The Golden Rice Saga

Published by under General Science

Science Writer Ed Regis has recently published a book, Golden Rice: The Imperiled Birth of a GMO Superfood, in which he tells the tragic story of golden rice. In his telling he does not come off as an ideologue, or someone who kept with an initial dramatic narrative regardless of the facts. Rather, he wished to find the truth, which is often messy and nuanced.

Golden rice is a genetically modified form of rice that is enriched with beta carotene, the precursor to vitamin A. It was developed by a non-profit humanitarian collaborative, is free of patents, and was produced with the intention of making it freely available to farmers in developing worlds. The first version of golden rice was produced in 2002, but this version had very low beta carotene levels. The latest versions, however, have sufficient levels that if current diets containing rice as the staple source of calories were switched to golden rice, it would be enough to avoid vitamin A deficiency.

Vitamin A deficiency is a global pandemic. According to the WHO:

An estimated 250 000 to 500 000 vitamin A-deficient children become blind every year, half of them dying within 12 months of losing their sight.

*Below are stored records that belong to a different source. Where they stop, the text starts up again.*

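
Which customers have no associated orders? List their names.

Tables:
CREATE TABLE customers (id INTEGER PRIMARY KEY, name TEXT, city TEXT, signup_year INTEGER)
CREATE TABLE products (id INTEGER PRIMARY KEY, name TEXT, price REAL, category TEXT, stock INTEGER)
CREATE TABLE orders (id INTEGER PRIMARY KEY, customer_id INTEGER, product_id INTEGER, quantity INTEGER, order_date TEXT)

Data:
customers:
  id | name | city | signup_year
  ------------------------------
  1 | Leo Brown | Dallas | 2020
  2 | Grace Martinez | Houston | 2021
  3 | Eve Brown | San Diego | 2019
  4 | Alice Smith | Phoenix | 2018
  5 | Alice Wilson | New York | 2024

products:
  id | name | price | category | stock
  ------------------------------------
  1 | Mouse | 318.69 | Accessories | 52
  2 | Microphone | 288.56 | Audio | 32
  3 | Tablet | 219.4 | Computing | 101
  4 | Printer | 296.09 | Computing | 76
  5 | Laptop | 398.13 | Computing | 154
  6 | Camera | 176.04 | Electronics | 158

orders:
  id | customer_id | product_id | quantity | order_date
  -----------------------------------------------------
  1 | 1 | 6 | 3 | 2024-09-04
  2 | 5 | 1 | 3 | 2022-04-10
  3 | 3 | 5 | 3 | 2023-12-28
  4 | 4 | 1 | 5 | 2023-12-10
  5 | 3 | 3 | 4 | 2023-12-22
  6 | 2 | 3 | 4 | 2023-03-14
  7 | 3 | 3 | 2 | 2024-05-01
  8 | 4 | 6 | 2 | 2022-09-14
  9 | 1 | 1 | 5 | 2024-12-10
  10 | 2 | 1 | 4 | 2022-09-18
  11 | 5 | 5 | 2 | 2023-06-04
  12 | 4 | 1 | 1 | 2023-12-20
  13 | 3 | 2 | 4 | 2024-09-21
SELECT p.name FROM customers p LEFT JOIN orders c ON c.customer_id = p.id WHERE c.id IS NULL

Execution result:
(no rows)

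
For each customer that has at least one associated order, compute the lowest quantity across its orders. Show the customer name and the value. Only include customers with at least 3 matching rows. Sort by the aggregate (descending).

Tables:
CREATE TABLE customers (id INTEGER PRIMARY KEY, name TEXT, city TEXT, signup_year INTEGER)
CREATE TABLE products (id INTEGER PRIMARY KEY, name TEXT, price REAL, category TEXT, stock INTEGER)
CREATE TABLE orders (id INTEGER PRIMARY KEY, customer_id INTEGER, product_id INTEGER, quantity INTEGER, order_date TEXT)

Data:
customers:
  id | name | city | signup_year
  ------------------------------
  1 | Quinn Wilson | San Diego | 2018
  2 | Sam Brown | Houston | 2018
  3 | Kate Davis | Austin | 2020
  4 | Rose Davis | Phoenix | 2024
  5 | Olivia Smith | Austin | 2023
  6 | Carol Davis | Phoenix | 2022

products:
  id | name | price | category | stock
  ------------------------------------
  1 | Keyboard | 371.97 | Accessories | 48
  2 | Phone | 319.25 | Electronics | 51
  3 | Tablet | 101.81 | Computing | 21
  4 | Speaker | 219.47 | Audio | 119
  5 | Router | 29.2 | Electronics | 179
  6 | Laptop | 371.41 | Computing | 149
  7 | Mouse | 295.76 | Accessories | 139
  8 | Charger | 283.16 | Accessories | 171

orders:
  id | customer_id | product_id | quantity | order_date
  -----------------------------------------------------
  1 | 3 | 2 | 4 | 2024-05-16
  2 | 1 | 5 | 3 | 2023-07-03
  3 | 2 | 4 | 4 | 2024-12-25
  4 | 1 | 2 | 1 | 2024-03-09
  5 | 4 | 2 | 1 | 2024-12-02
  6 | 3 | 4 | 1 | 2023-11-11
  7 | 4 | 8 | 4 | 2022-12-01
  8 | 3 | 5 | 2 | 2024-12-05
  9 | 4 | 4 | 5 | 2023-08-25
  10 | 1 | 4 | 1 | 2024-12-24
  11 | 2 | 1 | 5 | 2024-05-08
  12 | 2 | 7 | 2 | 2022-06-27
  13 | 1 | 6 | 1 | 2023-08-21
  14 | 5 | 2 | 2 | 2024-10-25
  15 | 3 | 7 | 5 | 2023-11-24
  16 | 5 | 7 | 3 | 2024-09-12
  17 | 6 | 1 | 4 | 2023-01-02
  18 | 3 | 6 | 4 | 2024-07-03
SELECT p.name, MIN(c.quantity) AS min_quantity FROM orders c JOIN customers p ON c.customer_id = p.id GROUP BY p.id, p.name HAVING COUNT(*) >= 3 ORDER BY min_quantity DESC

Execution result:
name | min_quantity
Sam Brown | 2
Quinn Wilson | 1
Kate Davis | 1
Rose Davis | 1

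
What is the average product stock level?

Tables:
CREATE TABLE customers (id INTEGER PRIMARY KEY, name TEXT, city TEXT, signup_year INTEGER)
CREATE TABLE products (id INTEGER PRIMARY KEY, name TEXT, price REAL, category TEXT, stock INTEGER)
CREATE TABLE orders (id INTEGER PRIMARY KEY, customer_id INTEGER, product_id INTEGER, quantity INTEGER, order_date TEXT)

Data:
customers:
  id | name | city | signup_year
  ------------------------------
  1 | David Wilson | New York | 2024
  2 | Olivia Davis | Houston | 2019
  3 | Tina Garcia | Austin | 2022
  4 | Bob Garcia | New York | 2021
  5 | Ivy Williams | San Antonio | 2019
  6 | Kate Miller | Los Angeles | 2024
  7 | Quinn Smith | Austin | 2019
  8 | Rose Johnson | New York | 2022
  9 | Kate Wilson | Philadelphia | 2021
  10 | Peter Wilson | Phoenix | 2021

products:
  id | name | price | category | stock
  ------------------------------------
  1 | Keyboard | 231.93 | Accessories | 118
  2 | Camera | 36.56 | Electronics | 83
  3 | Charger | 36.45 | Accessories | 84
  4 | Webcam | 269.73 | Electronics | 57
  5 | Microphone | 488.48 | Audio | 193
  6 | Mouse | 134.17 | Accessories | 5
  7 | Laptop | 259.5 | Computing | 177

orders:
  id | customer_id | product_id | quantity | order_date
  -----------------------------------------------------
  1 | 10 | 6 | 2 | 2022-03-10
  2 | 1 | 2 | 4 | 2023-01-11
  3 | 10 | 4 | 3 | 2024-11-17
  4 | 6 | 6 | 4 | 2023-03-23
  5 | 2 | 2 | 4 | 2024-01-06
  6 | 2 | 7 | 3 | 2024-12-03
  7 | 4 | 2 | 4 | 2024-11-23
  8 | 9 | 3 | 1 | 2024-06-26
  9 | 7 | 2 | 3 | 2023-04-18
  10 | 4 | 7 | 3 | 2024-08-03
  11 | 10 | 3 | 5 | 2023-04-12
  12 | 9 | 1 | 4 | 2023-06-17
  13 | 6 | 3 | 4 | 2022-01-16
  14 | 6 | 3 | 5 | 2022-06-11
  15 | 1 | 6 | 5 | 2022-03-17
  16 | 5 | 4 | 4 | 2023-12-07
SELECT AVG(stock) FROM products

Execution result:
102.43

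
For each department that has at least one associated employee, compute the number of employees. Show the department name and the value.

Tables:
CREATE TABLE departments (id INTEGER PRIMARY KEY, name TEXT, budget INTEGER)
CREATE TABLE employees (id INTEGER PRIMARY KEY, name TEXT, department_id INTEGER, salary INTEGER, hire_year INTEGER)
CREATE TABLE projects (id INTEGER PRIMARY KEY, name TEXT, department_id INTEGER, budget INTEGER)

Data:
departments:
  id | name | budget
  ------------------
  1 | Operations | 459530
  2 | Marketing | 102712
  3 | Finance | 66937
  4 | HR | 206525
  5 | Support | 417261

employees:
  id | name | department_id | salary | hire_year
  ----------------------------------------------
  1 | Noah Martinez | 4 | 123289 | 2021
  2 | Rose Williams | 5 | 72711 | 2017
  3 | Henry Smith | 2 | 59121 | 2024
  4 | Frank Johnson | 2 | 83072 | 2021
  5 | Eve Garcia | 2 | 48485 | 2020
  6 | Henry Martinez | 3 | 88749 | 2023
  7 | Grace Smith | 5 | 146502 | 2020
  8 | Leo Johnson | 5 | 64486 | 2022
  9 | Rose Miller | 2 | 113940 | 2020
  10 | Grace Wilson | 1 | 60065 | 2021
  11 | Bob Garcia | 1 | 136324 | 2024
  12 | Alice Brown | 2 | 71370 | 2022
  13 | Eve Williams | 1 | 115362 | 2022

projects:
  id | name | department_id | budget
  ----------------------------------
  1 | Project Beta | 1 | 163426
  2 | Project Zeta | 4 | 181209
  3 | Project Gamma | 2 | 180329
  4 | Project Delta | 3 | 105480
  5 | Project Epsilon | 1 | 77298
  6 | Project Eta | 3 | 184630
SELECT p.name, COUNT(*) AS n FROM employees c JOIN departments p ON c.department_id = p.id GROUP BY p.id, p.name

Execution result:
name | n
Operations | 3
Marketing | 5
Finance | 1
HR | 1
Support | 3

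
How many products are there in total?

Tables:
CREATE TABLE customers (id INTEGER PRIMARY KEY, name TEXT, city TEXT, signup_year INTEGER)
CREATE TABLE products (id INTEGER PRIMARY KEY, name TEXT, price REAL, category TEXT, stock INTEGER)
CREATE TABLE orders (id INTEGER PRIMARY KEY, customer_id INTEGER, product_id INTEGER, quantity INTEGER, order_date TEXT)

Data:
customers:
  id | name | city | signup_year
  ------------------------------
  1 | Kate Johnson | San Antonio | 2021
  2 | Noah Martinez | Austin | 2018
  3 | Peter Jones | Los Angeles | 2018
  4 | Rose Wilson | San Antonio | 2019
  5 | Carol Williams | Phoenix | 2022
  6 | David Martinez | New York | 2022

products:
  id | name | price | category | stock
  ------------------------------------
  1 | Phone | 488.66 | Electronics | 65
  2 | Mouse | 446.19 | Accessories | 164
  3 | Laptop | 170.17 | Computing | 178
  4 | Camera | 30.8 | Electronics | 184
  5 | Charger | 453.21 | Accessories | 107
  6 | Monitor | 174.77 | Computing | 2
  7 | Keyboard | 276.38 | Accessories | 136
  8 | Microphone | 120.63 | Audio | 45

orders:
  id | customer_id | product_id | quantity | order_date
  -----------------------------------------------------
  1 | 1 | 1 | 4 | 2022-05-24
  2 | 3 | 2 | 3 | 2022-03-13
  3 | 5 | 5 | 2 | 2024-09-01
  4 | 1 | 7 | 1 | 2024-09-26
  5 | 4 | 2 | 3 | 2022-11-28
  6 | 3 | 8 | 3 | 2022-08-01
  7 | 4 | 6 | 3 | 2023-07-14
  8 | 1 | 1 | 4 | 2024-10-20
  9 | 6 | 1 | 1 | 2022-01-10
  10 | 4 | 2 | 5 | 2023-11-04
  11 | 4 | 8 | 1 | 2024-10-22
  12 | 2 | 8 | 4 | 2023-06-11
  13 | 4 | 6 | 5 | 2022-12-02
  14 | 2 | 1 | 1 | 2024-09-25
SELECT COUNT(*) FROM products

Execution result:
8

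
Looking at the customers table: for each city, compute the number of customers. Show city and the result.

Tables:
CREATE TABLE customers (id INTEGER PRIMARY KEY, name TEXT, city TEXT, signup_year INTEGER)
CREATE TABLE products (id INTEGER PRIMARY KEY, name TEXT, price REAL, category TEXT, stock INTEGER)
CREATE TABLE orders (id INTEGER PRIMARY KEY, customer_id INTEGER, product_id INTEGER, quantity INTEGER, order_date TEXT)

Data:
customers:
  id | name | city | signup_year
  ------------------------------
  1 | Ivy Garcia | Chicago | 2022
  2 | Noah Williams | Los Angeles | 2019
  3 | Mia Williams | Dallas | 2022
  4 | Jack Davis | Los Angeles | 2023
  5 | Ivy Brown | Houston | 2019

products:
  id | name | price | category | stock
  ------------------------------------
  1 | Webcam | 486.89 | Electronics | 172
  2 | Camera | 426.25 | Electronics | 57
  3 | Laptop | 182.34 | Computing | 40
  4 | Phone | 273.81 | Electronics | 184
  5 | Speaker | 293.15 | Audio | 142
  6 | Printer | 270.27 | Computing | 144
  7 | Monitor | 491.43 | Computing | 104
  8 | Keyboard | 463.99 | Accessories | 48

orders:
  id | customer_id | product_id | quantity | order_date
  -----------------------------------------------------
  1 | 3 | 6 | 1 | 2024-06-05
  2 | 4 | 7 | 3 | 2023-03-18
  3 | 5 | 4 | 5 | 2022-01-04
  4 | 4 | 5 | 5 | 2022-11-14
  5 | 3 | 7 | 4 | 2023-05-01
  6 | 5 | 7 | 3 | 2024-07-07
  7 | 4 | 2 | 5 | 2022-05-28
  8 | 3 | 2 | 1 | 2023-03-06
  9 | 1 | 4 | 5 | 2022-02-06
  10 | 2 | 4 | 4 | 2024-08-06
SELECT city, COUNT(*) AS n FROM customers GROUP BY city

Execution result:
city | n
Chicago | 1
Dallas | 1
Houston | 1
Los Angeles | 2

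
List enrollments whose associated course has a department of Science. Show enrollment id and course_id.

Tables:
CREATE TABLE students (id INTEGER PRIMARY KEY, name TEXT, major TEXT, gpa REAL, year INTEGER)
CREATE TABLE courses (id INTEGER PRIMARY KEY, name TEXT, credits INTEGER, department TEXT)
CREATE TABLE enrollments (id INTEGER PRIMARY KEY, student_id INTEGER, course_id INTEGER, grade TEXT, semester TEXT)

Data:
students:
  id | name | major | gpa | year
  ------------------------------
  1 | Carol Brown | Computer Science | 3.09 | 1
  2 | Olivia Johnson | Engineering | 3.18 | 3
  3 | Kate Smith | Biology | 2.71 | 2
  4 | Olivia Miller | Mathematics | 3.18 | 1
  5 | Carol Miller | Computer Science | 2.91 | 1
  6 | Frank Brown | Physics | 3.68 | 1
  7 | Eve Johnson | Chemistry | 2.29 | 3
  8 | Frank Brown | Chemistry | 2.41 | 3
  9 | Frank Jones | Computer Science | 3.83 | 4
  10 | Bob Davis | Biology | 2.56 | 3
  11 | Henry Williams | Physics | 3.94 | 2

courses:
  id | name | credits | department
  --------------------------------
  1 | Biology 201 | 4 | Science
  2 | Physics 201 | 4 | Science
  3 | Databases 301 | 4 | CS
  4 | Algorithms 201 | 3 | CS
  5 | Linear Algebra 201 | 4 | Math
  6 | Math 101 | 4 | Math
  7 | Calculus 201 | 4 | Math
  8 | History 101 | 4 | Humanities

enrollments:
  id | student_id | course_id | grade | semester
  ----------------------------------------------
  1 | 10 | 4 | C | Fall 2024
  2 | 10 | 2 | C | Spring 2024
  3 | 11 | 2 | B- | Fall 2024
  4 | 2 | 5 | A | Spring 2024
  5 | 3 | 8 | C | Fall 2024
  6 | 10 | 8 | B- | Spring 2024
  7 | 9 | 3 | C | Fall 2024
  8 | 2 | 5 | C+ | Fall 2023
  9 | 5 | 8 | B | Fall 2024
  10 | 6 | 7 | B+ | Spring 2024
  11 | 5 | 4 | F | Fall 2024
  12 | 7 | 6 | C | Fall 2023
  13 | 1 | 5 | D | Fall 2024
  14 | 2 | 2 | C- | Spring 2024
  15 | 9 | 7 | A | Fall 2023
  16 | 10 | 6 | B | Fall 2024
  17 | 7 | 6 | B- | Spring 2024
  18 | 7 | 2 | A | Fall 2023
SELECT id, course_id FROM enrollments WHERE course_id IN (SELECT id FROM courses WHERE department = 'Science')

Execution result:
id | course_id
2 | 2
3 | 2
14 | 2
18 | 2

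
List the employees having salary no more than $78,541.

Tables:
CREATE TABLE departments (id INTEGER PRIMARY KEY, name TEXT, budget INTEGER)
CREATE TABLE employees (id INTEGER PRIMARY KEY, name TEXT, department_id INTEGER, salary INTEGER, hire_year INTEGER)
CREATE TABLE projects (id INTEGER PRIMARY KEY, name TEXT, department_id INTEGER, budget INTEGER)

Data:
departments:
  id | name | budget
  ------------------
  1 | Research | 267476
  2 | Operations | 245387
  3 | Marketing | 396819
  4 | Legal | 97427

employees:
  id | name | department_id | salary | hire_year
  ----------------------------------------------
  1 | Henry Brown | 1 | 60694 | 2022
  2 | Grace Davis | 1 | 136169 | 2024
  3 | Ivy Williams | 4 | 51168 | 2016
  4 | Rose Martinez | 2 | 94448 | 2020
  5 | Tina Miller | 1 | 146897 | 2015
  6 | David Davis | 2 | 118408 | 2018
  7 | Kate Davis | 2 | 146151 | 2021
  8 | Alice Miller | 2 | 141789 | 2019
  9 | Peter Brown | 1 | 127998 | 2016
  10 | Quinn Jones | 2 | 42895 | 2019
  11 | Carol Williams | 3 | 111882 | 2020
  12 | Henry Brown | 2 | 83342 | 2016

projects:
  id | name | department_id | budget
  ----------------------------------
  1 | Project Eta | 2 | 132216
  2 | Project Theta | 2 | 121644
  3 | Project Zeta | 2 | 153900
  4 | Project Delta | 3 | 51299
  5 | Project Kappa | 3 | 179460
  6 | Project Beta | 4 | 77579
SELECT name, salary FROM employees WHERE salary <= 78541

Execution result:
name | salary
Henry Brown | 60694
Ivy Williams | 51168
Quinn Jones | 42895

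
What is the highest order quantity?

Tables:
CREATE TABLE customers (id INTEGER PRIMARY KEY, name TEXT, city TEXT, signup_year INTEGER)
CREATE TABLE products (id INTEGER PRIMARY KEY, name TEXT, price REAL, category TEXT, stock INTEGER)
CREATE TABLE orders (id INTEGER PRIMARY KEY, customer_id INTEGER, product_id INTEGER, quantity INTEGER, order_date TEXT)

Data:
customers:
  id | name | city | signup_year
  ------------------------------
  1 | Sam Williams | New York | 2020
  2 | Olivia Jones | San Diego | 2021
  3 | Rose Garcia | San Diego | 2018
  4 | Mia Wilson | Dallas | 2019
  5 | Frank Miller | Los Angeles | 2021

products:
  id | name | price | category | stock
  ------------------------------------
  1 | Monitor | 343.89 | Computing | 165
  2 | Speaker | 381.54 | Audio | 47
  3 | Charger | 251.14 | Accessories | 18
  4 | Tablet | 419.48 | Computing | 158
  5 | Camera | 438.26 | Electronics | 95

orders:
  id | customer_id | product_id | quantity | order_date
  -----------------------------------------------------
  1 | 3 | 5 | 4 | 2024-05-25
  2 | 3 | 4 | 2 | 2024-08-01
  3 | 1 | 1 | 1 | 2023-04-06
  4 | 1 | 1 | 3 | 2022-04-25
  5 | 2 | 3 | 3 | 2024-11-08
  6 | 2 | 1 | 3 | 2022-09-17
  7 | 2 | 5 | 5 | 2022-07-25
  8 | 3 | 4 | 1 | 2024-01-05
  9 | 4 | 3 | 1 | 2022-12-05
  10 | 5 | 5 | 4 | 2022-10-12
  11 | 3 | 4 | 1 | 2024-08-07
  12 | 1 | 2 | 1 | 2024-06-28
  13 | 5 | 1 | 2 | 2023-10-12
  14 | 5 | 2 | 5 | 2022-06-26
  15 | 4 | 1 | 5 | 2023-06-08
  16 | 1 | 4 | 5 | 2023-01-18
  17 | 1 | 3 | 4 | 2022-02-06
SELECT MAX(quantity) FROM orders

Execution result:
5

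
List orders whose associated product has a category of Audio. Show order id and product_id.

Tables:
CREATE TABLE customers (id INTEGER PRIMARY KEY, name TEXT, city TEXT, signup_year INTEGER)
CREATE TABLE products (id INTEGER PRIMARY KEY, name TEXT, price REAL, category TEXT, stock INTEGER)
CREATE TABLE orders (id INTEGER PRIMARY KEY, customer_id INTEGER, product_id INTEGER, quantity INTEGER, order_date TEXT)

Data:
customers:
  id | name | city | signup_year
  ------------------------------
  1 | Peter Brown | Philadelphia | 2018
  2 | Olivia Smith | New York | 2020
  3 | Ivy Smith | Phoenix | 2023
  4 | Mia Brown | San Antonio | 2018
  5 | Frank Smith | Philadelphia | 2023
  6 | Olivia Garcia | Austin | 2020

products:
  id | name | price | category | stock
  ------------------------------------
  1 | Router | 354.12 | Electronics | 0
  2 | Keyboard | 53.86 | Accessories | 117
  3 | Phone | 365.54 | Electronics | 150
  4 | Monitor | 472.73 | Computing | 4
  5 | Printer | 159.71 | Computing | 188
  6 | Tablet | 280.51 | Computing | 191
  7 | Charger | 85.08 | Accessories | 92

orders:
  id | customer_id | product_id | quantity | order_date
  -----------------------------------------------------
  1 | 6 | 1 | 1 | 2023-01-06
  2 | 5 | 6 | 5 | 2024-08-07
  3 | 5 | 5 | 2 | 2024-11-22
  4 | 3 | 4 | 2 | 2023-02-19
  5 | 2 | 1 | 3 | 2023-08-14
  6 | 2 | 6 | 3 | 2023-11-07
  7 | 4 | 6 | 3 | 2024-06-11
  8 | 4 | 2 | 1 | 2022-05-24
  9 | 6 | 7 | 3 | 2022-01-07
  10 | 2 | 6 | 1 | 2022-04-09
SELECT id, product_id FROM orders WHERE product_id IN (SELECT id FROM products WHERE category = 'Audio')

Execution result:
(no rows)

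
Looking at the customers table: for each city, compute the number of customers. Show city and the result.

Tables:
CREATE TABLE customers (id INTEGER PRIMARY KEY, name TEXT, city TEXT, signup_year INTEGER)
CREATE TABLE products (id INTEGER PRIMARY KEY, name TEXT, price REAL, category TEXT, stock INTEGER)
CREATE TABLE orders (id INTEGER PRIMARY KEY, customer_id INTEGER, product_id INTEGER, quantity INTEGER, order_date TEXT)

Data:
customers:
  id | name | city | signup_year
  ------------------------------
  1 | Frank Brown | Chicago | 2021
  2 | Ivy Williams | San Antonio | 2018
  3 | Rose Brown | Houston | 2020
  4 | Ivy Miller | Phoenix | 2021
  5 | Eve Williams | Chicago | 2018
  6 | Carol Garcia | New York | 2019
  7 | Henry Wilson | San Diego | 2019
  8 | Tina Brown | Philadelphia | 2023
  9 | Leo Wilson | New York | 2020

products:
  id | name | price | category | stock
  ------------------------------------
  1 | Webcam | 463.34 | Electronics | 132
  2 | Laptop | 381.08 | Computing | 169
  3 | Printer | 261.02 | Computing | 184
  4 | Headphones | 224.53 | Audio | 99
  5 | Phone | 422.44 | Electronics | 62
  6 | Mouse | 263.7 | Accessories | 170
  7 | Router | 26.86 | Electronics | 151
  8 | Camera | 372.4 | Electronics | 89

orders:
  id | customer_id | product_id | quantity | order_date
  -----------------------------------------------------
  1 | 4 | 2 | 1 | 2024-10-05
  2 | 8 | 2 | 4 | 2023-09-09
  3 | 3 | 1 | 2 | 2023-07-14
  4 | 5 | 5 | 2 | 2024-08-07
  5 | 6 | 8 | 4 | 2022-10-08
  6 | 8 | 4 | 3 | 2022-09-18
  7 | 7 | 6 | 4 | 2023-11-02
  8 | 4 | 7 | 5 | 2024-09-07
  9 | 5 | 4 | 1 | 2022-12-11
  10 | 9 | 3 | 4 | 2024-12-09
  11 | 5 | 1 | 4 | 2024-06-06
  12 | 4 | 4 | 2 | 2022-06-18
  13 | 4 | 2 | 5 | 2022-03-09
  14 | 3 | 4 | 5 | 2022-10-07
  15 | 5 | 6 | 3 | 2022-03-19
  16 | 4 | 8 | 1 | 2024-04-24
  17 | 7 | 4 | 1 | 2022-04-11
SELECT city, COUNT(*) AS n FROM customers GROUP BY city

Execution result:
city | n
Chicago | 2
Houston | 1
New York | 2
Philadelphia | 1
Phoenix | 1
San Antonio | 1
San Diego | 1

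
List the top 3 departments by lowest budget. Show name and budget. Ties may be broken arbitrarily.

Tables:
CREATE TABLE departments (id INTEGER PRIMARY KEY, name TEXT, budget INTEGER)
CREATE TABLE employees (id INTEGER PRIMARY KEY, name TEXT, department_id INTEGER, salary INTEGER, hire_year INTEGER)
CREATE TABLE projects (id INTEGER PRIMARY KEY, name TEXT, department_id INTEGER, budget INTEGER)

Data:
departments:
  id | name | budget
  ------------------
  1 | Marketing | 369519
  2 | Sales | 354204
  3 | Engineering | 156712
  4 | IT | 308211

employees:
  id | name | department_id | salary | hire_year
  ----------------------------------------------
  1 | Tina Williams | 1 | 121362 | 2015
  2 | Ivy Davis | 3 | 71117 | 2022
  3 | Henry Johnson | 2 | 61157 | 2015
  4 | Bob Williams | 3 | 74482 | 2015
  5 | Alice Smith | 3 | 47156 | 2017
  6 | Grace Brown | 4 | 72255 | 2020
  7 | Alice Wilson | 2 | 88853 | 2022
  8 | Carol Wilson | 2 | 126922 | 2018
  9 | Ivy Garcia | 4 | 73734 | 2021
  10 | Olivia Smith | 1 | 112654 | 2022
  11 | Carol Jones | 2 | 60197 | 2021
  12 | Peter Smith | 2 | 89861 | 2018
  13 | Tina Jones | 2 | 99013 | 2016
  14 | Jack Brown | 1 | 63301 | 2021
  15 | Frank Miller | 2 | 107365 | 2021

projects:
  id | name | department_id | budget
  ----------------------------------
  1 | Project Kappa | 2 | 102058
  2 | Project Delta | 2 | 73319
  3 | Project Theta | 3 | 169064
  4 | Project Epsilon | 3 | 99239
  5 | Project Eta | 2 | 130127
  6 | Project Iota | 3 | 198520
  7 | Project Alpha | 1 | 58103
SELECT name, budget FROM departments ORDER BY budget ASC LIMIT 3

Execution result:
name | budget
Engineering | 156712
IT | 308211
Sales | 354204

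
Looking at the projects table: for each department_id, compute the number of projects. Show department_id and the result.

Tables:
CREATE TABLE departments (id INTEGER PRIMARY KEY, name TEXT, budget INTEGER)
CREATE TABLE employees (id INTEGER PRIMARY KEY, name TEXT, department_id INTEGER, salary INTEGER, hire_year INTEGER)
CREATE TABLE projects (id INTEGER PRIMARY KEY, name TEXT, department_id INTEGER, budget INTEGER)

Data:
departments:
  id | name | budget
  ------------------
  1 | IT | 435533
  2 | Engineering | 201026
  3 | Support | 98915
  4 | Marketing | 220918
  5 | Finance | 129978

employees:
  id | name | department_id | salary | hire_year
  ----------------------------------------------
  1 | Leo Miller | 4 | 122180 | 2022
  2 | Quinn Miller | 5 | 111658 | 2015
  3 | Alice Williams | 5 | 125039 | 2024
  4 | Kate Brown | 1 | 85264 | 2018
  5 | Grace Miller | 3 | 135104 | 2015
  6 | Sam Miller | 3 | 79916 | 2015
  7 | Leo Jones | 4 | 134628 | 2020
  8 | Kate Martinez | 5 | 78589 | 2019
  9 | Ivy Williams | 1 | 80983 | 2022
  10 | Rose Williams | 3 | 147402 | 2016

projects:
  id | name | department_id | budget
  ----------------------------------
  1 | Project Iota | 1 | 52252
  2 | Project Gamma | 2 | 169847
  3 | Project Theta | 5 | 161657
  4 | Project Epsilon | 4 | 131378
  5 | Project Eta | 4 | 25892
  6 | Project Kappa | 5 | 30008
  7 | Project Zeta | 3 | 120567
SELECT department_id, COUNT(*) AS n FROM projects GROUP BY department_id

Execution result:
department_id | n
1 | 1
2 | 1
3 | 1
4 | 2
5 | 2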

Golden rice has the potential to significantly reduce this disease burden by fortifying a daily staple with beta carotene. This sounds like a solid win for science, so what turns this into a tragic tale? Of course you know the answer, irrational resistance based on misplaced fears.

Greenpeace has lead the charge against the development and adoption of golden rice, mainly out of their generic resistance to all things GMO. Regis writes:

Over the years since the prototype version was announced, Greenpeace had issued a practically endless stream of press releases, position papers, and miscellaneous other statements about Golden Rice that were filled with factual inaccuracies, distortions, and wild exaggerations of the truth.